The other big SCOTUS decision to come out today is United States v. Comstock. It is a federal case, but it has important implications for state law and for federal-state relationships.
The law in question is 18 U. S. C. §4248, which authorizes a federal district court to order the civil commitment of an offender beyond his or her release date from prison, if the government proves that he or she:
(1) has previously “engaged or attempted to engage in sexually violent conduct or child molestation,”
What happens next is an interesting exercise in jurisdictional battle. The AG is supposed to convince a state to take over treatment for the offender, and only if this is unsuccessful, the feds will commit the offender to a federal facility.
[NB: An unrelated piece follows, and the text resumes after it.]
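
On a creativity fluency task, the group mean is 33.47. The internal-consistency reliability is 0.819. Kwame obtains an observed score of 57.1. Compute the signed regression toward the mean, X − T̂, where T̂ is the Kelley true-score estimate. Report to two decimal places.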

Let’s first discuss what this decision did NOT deal with. The original standard of proof by the government for civil commitment was “clear and convincing evidence”; the federal district court has decided that standard was not enough and required proof beyond a reasonable doubt. This ruling was not changed by subsequent litigation, so presumably the standard of proof now is beyond a reasonable doubt. If any federal court experts think otherwise, feel free to comment.
SCOTUS, instead, only discussed the other argument, which is that Congress has exceeded its authority under the Necessary and Proper Clause (Art. I, §8, cl. 18). In other words, as Justice Breyer says in his Opinion of the Court, it examined “whether the statute constitutes a means that is rationally related to the implementation of a constitutionally enumerated power.” Breyer answers this question in the affirmative, for five reasons:
1. Congress has broad authority to legislate in many arenas not specifically mentioned in the clasue, and in this case, there is a connection between the end (protecting the public) and the means (civil commitment);
2. Congress has long been involved in the issue of mental health care for federal prisoners and civil commitment;
3. There are sound reasons for the law: protecting the public where the states fail to do so.
4. The law does not violate state sovereignty, but rather requires accommodation of state interests; the state may or may not choose to take the federal inmate under its medical wing (moreover, as Justice Kennedy adds in his concurrence in judgment, it does not intervene with the state’s ability to decide on civil commitment of its OWN inmates).
5. The law is not excessive; it applies to only a small fraction of federal prisoners who are already in federal custody.
Interestingly, both Justice Alito (who concurred in judgment) and Justices Thomas and Scalia (who dissented) expressed classic concerns about federal standards being applicable to the states and infringing upon their sovereignty. As opposed to the conservative view during the Warren Court days, in which federal standards were pro-defendant, in this case, the dissenters find it difficult to agree to a federal standard that actually generates more punitiveness.
It remains to be seen how much the feds will make use of this new power, and how much the states will acquiesce to the request to host federal inmates in state facilities at the state’s expense.